Она судорожно вцепляется в вышивку. Ее тело пронизывают волны восторга, чудесное возвращение утраченной близости. Так оно было во время их совместного путешествия: восхитительная смесь любви и ненависти. Каждое убийство делало их ближе. Как же отчаянно бьется сердце — будто зверь в клетке! До сих пор женщина считала, что новая оболочка способна лишь на самые примитивные чувства, — но, конечно же, он, любимый, может разбудить это тело.
Кабина дергается, останавливается у балкона, женщина видит новую гостью — и тут же ощущает тревогу любимого. Женщину затопляет ревность, она думает, стоит ли немедленно отправить смазливую гостью вниз, в полет с высоты. Но та окидывает взглядом Лиезу, песнь шепчет на ухо — и императрица понимает, что страхи беспочвенны.
— Оставь ее в покое! — кричит любимый. — Только тронь ее, и ты никогда больше не увидишь меня!
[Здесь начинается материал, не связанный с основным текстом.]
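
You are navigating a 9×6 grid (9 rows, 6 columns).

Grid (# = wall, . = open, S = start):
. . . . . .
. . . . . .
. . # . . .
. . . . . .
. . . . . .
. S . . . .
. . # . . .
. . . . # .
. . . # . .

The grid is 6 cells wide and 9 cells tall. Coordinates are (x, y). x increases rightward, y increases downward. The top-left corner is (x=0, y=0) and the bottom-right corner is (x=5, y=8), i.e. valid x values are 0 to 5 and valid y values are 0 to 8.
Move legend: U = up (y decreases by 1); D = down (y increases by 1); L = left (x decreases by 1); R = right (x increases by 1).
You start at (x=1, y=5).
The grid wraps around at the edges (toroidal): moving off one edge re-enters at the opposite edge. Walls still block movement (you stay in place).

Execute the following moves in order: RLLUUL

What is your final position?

Start: (x=1, y=5)
  R (right): (x=1, y=5) -> (x=2, y=5)
  L (left): (x=2, y=5) -> (x=1, y=5)
  L (left): (x=1, y=5) -> (x=0, y=5)
  U (up): (x=0, y=5) -> (x=0, y=4)
  U (up): (x=0, y=4) -> (x=0, y=3)
  L (left): (x=0, y=3) -> (x=5, y=3)
Final: (x=5, y=3)

Answer: Final position: (x=5, y=3)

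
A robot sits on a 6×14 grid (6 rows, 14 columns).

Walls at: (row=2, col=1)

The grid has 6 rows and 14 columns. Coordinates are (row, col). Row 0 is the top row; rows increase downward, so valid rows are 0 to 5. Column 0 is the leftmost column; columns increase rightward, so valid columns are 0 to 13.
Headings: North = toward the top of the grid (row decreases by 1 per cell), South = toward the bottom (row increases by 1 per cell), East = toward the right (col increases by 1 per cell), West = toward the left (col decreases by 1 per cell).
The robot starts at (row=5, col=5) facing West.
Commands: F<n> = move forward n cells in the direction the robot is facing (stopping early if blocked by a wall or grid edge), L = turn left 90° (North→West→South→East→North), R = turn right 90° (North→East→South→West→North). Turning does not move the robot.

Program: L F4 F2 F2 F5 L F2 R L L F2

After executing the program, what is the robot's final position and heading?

Answer: Final position: (row=3, col=7), facing North

Derivation:
Start: (row=5, col=5), facing West
  L: turn left, now facing South
  F4: move forward 0/4 (blocked), now at (row=5, col=5)
  F2: move forward 0/2 (blocked), now at (row=5, col=5)
  F2: move forward 0/2 (blocked), now at (row=5, col=5)
  F5: move forward 0/5 (blocked), now at (row=5, col=5)
  L: turn left, now facing East
  F2: move forward 2, now at (row=5, col=7)
  R: turn right, now facing South
  L: turn left, now facing East
  L: turn left, now facing North
  F2: move forward 2, now at (row=3, col=7)
Final: (row=3, col=7), facing North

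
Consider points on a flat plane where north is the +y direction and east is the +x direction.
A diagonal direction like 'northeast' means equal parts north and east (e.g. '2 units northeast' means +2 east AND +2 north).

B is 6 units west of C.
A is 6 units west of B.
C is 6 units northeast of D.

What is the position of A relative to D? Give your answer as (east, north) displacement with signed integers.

Place D at the origin (east=0, north=0).
  C is 6 units northeast of D: delta (east=+6, north=+6); C at (east=6, north=6).
  B is 6 units west of C: delta (east=-6, north=+0); B at (east=0, north=6).
  A is 6 units west of B: delta (east=-6, north=+0); A at (east=-6, north=6).
Therefore A relative to D: (east=-6, north=6).

Answer: A is at (east=-6, north=6) relative to D.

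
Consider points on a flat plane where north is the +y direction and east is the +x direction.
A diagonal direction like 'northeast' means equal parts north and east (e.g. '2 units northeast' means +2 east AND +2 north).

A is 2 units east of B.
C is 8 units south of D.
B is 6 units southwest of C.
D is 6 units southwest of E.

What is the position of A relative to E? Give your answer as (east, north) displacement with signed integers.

Answer: A is at (east=-10, north=-20) relative to E.

Derivation:
Place E at the origin (east=0, north=0).
  D is 6 units southwest of E: delta (east=-6, north=-6); D at (east=-6, north=-6).
  C is 8 units south of D: delta (east=+0, north=-8); C at (east=-6, north=-14).
  B is 6 units southwest of C: delta (east=-6, north=-6); B at (east=-12, north=-20).
  A is 2 units east of B: delta (east=+2, north=+0); A at (east=-10, north=-20).
Therefore A relative to E: (east=-10, north=-20).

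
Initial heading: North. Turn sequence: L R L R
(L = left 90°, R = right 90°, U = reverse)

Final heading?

Start: North
  L (left (90° counter-clockwise)) -> West
  R (right (90° clockwise)) -> North
  L (left (90° counter-clockwise)) -> West
  R (right (90° clockwise)) -> North
Final: North

Answer: Final heading: North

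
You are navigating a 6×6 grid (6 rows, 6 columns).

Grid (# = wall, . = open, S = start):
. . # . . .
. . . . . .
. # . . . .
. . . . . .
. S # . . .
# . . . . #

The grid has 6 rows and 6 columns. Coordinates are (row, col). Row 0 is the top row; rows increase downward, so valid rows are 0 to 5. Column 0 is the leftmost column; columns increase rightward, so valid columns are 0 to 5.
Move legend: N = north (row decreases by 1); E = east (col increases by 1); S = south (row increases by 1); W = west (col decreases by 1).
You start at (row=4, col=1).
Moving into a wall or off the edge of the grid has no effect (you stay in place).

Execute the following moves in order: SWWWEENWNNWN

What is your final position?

Start: (row=4, col=1)
  S (south): (row=4, col=1) -> (row=5, col=1)
  [×3]W (west): blocked, stay at (row=5, col=1)
  E (east): (row=5, col=1) -> (row=5, col=2)
  E (east): (row=5, col=2) -> (row=5, col=3)
  N (north): (row=5, col=3) -> (row=4, col=3)
  W (west): blocked, stay at (row=4, col=3)
  N (north): (row=4, col=3) -> (row=3, col=3)
  N (north): (row=3, col=3) -> (row=2, col=3)
  W (west): (row=2, col=3) -> (row=2, col=2)
  N (north): (row=2, col=2) -> (row=1, col=2)
Final: (row=1, col=2)

Answer: Final position: (row=1, col=2)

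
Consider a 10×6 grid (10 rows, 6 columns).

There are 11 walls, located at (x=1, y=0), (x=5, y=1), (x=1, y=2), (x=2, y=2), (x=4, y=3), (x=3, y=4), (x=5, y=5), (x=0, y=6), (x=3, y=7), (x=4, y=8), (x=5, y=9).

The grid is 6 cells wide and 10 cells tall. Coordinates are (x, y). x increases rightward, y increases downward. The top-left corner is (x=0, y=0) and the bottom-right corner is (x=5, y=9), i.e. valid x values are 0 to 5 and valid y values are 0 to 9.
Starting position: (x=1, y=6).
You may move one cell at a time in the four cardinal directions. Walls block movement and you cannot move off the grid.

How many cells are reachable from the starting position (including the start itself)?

BFS flood-fill from (x=1, y=6):
  Distance 0: (x=1, y=6)
  Distance 1: (x=1, y=5), (x=2, y=6), (x=1, y=7)
  Distance 2: (x=1, y=4), (x=0, y=5), (x=2, y=5), (x=3, y=6), (x=0, y=7), (x=2, y=7), (x=1, y=8)
  Distance 3: (x=1, y=3), (x=0, y=4), (x=2, y=4), (x=3, y=5), (x=4, y=6), (x=0, y=8), (x=2, y=8), (x=1, y=9)
  Distance 4: (x=0, y=3), (x=2, y=3), (x=4, y=5), (x=5, y=6), (x=4, y=7), (x=3, y=8), (x=0, y=9), (x=2, y=9)
  Distance 5: (x=0, y=2), (x=3, y=3), (x=4, y=4), (x=5, y=7), (x=3, y=9)
  Distance 6: (x=0, y=1), (x=3, y=2), (x=5, y=4), (x=5, y=8), (x=4, y=9)
  Distance 7: (x=0, y=0), (x=1, y=1), (x=3, y=1), (x=4, y=2), (x=5, y=3)
  Distance 8: (x=3, y=0), (x=2, y=1), (x=4, y=1), (x=5, y=2)
  Distance 9: (x=2, y=0), (x=4, y=0)
  Distance 10: (x=5, y=0)
Total reachable: 49 (grid has 49 open cells total)

Answer: Reachable cells: 49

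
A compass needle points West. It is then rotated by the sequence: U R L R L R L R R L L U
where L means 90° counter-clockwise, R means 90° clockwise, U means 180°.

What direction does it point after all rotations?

Start: West
  U (U-turn (180°)) -> East
  R (right (90° clockwise)) -> South
  L (left (90° counter-clockwise)) -> East
  R (right (90° clockwise)) -> South
  L (left (90° counter-clockwise)) -> East
  R (right (90° clockwise)) -> South
  L (left (90° counter-clockwise)) -> East
  R (right (90° clockwise)) -> South
  R (right (90° clockwise)) -> West
  L (left (90° counter-clockwise)) -> South
  L (left (90° counter-clockwise)) -> East
  U (U-turn (180°)) -> West
Final: West

Answer: Final heading: West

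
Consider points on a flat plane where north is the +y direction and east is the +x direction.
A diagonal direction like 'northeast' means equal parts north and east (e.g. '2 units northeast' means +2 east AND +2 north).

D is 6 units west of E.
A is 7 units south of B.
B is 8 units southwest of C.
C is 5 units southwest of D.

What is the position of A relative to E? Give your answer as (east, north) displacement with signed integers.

Place E at the origin (east=0, north=0).
  D is 6 units west of E: delta (east=-6, north=+0); D at (east=-6, north=0).
  C is 5 units southwest of D: delta (east=-5, north=-5); C at (east=-11, north=-5).
  B is 8 units southwest of C: delta (east=-8, north=-8); B at (east=-19, north=-13).
  A is 7 units south of B: delta (east=+0, north=-7); A at (east=-19, north=-20).
Therefore A relative to E: (east=-19, north=-20).

Answer: A is at (east=-19, north=-20) relative to E.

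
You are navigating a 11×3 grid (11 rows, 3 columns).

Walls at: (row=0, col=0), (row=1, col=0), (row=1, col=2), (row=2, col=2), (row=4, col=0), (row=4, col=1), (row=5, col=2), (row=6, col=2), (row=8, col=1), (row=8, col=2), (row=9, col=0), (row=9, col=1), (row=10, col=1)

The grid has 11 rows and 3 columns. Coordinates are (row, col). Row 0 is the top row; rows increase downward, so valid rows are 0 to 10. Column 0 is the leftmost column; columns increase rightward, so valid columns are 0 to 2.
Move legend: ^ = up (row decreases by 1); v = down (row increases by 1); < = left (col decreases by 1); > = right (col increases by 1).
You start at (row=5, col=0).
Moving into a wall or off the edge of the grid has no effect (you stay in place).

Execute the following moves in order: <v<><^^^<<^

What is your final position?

Start: (row=5, col=0)
  < (left): blocked, stay at (row=5, col=0)
  v (down): (row=5, col=0) -> (row=6, col=0)
  < (left): blocked, stay at (row=6, col=0)
  > (right): (row=6, col=0) -> (row=6, col=1)
  < (left): (row=6, col=1) -> (row=6, col=0)
  ^ (up): (row=6, col=0) -> (row=5, col=0)
  ^ (up): blocked, stay at (row=5, col=0)
  ^ (up): blocked, stay at (row=5, col=0)
  < (left): blocked, stay at (row=5, col=0)
  < (left): blocked, stay at (row=5, col=0)
  ^ (up): blocked, stay at (row=5, col=0)
Final: (row=5, col=0)

Answer: Final position: (row=5, col=0)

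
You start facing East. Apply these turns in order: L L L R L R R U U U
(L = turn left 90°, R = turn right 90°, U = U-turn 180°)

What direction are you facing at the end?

Start: East
  L (left (90° counter-clockwise)) -> North
  L (left (90° counter-clockwise)) -> West
  L (left (90° counter-clockwise)) -> South
  R (right (90° clockwise)) -> West
  L (left (90° counter-clockwise)) -> South
  R (right (90° clockwise)) -> West
  R (right (90° clockwise)) -> North
  U (U-turn (180°)) -> South
  U (U-turn (180°)) -> North
  U (U-turn (180°)) -> South
Final: South

Answer: Final heading: South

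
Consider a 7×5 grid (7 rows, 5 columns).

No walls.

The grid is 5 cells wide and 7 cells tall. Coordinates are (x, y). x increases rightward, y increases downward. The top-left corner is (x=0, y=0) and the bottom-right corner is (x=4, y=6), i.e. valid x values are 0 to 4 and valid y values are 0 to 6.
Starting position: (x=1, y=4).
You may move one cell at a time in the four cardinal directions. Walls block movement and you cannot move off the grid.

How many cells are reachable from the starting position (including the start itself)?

BFS flood-fill from (x=1, y=4):
  Distance 0: (x=1, y=4)
  Distance 1: (x=1, y=3), (x=0, y=4), (x=2, y=4), (x=1, y=5)
  Distance 2: (x=1, y=2), (x=0, y=3), (x=2, y=3), (x=3, y=4), (x=0, y=5), (x=2, y=5), (x=1, y=6)
  Distance 3: (x=1, y=1), (x=0, y=2), (x=2, y=2), (x=3, y=3), (x=4, y=4), (x=3, y=5), (x=0, y=6), (x=2, y=6)
  Distance 4: (x=1, y=0), (x=0, y=1), (x=2, y=1), (x=3, y=2), (x=4, y=3), (x=4, y=5), (x=3, y=6)
  Distance 5: (x=0, y=0), (x=2, y=0), (x=3, y=1), (x=4, y=2), (x=4, y=6)
  Distance 6: (x=3, y=0), (x=4, y=1)
  Distance 7: (x=4, y=0)
Total reachable: 35 (grid has 35 open cells total)

Answer: Reachable cells: 35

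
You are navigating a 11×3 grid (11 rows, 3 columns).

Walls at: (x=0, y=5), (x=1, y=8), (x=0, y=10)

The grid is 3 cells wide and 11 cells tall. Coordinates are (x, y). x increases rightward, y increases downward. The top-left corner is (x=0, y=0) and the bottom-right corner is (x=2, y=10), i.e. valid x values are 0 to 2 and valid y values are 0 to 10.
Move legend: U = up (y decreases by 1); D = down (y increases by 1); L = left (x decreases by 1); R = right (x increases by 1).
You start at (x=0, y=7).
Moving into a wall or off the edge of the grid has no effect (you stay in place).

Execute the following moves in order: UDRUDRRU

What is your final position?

Start: (x=0, y=7)
  U (up): (x=0, y=7) -> (x=0, y=6)
  D (down): (x=0, y=6) -> (x=0, y=7)
  R (right): (x=0, y=7) -> (x=1, y=7)
  U (up): (x=1, y=7) -> (x=1, y=6)
  D (down): (x=1, y=6) -> (x=1, y=7)
  R (right): (x=1, y=7) -> (x=2, y=7)
  R (right): blocked, stay at (x=2, y=7)
  U (up): (x=2, y=7) -> (x=2, y=6)
Final: (x=2, y=6)

Answer: Final position: (x=2, y=6)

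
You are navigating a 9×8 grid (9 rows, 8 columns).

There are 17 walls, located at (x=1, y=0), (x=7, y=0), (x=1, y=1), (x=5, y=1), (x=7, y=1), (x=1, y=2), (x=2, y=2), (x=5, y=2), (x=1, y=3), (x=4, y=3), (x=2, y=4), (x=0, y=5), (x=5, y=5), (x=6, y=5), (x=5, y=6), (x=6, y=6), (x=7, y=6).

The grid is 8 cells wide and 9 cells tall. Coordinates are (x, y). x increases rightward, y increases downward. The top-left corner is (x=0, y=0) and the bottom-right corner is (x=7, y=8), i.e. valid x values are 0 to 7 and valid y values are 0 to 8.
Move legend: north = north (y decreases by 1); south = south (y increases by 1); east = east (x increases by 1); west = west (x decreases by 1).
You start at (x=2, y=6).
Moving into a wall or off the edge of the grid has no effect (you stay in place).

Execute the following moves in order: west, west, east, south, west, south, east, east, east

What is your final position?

Start: (x=2, y=6)
  west (west): (x=2, y=6) -> (x=1, y=6)
  west (west): (x=1, y=6) -> (x=0, y=6)
  east (east): (x=0, y=6) -> (x=1, y=6)
  south (south): (x=1, y=6) -> (x=1, y=7)
  west (west): (x=1, y=7) -> (x=0, y=7)
  south (south): (x=0, y=7) -> (x=0, y=8)
  east (east): (x=0, y=8) -> (x=1, y=8)
  east (east): (x=1, y=8) -> (x=2, y=8)
  east (east): (x=2, y=8) -> (x=3, y=8)
Final: (x=3, y=8)

Answer: Final position: (x=3, y=8)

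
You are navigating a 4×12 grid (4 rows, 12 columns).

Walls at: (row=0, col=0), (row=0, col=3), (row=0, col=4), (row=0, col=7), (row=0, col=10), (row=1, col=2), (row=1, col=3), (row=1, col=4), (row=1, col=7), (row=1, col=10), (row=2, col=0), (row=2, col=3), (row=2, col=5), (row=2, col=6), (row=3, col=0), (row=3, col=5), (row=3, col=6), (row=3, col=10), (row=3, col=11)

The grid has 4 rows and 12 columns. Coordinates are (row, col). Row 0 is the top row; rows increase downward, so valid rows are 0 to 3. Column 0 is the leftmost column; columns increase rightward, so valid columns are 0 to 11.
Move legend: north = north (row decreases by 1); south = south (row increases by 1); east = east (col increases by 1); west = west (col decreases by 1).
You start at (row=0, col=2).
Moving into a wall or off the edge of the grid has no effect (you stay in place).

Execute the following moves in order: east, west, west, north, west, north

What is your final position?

Start: (row=0, col=2)
  east (east): blocked, stay at (row=0, col=2)
  west (west): (row=0, col=2) -> (row=0, col=1)
  west (west): blocked, stay at (row=0, col=1)
  north (north): blocked, stay at (row=0, col=1)
  west (west): blocked, stay at (row=0, col=1)
  north (north): blocked, stay at (row=0, col=1)
Final: (row=0, col=1)

Answer: Final position: (row=0, col=1)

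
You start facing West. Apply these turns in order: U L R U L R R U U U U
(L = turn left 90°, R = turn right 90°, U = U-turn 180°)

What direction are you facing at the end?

Start: West
  U (U-turn (180°)) -> East
  L (left (90° counter-clockwise)) -> North
  R (right (90° clockwise)) -> East
  U (U-turn (180°)) -> West
  L (left (90° counter-clockwise)) -> South
  R (right (90° clockwise)) -> West
  R (right (90° clockwise)) -> North
  U (U-turn (180°)) -> South
  U (U-turn (180°)) -> North
  U (U-turn (180°)) -> South
  U (U-turn (180°)) -> North
Final: North

Answer: Final heading: North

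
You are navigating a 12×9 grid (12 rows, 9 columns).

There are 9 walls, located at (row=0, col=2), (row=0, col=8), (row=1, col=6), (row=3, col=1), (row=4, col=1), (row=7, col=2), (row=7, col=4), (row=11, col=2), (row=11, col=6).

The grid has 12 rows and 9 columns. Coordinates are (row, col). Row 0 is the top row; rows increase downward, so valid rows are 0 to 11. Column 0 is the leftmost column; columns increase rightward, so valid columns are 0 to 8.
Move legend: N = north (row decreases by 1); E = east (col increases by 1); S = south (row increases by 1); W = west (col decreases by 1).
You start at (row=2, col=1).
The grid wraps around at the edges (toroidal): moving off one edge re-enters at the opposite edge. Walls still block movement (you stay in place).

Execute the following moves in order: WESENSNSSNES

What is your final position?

Answer: Final position: (row=3, col=3)

Derivation:
Start: (row=2, col=1)
  W (west): (row=2, col=1) -> (row=2, col=0)
  E (east): (row=2, col=0) -> (row=2, col=1)
  S (south): blocked, stay at (row=2, col=1)
  E (east): (row=2, col=1) -> (row=2, col=2)
  N (north): (row=2, col=2) -> (row=1, col=2)
  S (south): (row=1, col=2) -> (row=2, col=2)
  N (north): (row=2, col=2) -> (row=1, col=2)
  S (south): (row=1, col=2) -> (row=2, col=2)
  S (south): (row=2, col=2) -> (row=3, col=2)
  N (north): (row=3, col=2) -> (row=2, col=2)
  E (east): (row=2, col=2) -> (row=2, col=3)
  S (south): (row=2, col=3) -> (row=3, col=3)
Final: (row=3, col=3)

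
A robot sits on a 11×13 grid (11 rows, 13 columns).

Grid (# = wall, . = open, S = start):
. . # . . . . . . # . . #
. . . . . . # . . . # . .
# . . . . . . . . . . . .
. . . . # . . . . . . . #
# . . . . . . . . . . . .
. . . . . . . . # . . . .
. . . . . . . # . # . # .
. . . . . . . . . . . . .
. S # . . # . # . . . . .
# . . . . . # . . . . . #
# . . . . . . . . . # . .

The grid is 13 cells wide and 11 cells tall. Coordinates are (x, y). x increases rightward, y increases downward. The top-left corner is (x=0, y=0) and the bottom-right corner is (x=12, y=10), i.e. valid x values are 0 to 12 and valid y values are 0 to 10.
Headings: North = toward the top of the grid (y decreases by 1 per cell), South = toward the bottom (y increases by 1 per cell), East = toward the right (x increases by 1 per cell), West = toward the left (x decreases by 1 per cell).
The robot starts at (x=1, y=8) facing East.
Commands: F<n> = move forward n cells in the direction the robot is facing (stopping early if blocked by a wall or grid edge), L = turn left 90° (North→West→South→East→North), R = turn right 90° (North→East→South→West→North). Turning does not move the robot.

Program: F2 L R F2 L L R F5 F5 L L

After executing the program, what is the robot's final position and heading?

Answer: Final position: (x=1, y=0), facing South

Derivation:
Start: (x=1, y=8), facing East
  F2: move forward 0/2 (blocked), now at (x=1, y=8)
  L: turn left, now facing North
  R: turn right, now facing East
  F2: move forward 0/2 (blocked), now at (x=1, y=8)
  L: turn left, now facing North
  L: turn left, now facing West
  R: turn right, now facing North
  F5: move forward 5, now at (x=1, y=3)
  F5: move forward 3/5 (blocked), now at (x=1, y=0)
  L: turn left, now facing West
  L: turn left, now facing South
Final: (x=1, y=0), facing South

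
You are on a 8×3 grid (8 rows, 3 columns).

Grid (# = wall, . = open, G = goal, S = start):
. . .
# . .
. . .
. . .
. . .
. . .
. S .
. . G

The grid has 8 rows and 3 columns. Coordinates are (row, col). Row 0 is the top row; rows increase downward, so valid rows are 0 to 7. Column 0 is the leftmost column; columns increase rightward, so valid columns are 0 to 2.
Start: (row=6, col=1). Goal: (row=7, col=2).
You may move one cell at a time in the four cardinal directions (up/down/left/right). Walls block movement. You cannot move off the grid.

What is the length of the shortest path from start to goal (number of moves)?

Answer: Shortest path length: 2

Derivation:
BFS from (row=6, col=1) until reaching (row=7, col=2):
  Distance 0: (row=6, col=1)
  Distance 1: (row=5, col=1), (row=6, col=0), (row=6, col=2), (row=7, col=1)
  Distance 2: (row=4, col=1), (row=5, col=0), (row=5, col=2), (row=7, col=0), (row=7, col=2)  <- goal reached here
One shortest path (2 moves): (row=6, col=1) -> (row=6, col=2) -> (row=7, col=2)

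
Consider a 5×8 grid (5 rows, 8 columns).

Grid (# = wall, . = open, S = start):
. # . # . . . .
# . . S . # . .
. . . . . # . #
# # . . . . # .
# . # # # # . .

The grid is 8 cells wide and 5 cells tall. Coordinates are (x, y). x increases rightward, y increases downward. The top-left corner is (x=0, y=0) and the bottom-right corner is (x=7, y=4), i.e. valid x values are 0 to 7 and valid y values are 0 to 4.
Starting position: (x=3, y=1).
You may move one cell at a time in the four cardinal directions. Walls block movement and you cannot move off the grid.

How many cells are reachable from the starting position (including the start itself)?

BFS flood-fill from (x=3, y=1):
  Distance 0: (x=3, y=1)
  Distance 1: (x=2, y=1), (x=4, y=1), (x=3, y=2)
  Distance 2: (x=2, y=0), (x=4, y=0), (x=1, y=1), (x=2, y=2), (x=4, y=2), (x=3, y=3)
  Distance 3: (x=5, y=0), (x=1, y=2), (x=2, y=3), (x=4, y=3)
  Distance 4: (x=6, y=0), (x=0, y=2), (x=5, y=3)
  Distance 5: (x=7, y=0), (x=6, y=1)
  Distance 6: (x=7, y=1), (x=6, y=2)
Total reachable: 21 (grid has 26 open cells total)

Answer: Reachable cells: 21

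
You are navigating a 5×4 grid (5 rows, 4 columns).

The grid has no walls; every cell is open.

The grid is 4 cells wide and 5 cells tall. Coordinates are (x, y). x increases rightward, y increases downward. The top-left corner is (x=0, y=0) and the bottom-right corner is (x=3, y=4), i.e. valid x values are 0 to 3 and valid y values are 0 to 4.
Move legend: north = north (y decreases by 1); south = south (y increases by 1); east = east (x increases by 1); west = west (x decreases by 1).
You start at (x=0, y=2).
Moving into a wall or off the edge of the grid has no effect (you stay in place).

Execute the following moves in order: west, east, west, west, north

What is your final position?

Answer: Final position: (x=0, y=1)

Derivation:
Start: (x=0, y=2)
  west (west): blocked, stay at (x=0, y=2)
  east (east): (x=0, y=2) -> (x=1, y=2)
  west (west): (x=1, y=2) -> (x=0, y=2)
  west (west): blocked, stay at (x=0, y=2)
  north (north): (x=0, y=2) -> (x=0, y=1)
Final: (x=0, y=1)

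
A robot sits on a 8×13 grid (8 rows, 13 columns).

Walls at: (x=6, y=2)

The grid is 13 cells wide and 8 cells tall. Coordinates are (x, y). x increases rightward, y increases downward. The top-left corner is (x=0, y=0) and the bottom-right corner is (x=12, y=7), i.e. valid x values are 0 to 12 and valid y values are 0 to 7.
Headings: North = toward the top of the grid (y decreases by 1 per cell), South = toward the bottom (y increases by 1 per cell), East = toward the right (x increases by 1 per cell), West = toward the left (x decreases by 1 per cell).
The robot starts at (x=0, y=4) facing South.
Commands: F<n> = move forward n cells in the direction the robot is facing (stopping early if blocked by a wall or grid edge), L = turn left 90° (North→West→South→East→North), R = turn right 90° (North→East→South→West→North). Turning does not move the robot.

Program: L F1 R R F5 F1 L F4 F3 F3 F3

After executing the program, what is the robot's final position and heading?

Start: (x=0, y=4), facing South
  L: turn left, now facing East
  F1: move forward 1, now at (x=1, y=4)
  R: turn right, now facing South
  R: turn right, now facing West
  F5: move forward 1/5 (blocked), now at (x=0, y=4)
  F1: move forward 0/1 (blocked), now at (x=0, y=4)
  L: turn left, now facing South
  F4: move forward 3/4 (blocked), now at (x=0, y=7)
  [×3]F3: move forward 0/3 (blocked), now at (x=0, y=7)
Final: (x=0, y=7), facing South

Answer: Final position: (x=0, y=7), facing South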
Она сопротивляется порыву поддаться его ярости, позволяет сердцу остыть, чтобы ответить с холодной отстраненностью. Любимый, чем быстрее ты придешь ко мне, тем больше у нее шансов на выживание.
Она морщится. Только что обретенная близость меркнет — любимый справляется с гневом. Его мысли мрачны, он неохотно принимает реальность. «Так где же арисаи?» — не унимается он.
— Я лучше скажу тебе, где их нет, — говорит она и с трудом подавляет лукавый смешок. — Их нет в Новой Кетии.
— Идиоты, — окидывая колонну наметанным взглядом, заключает Дергач. — Они даже не высылают разведку на фланги.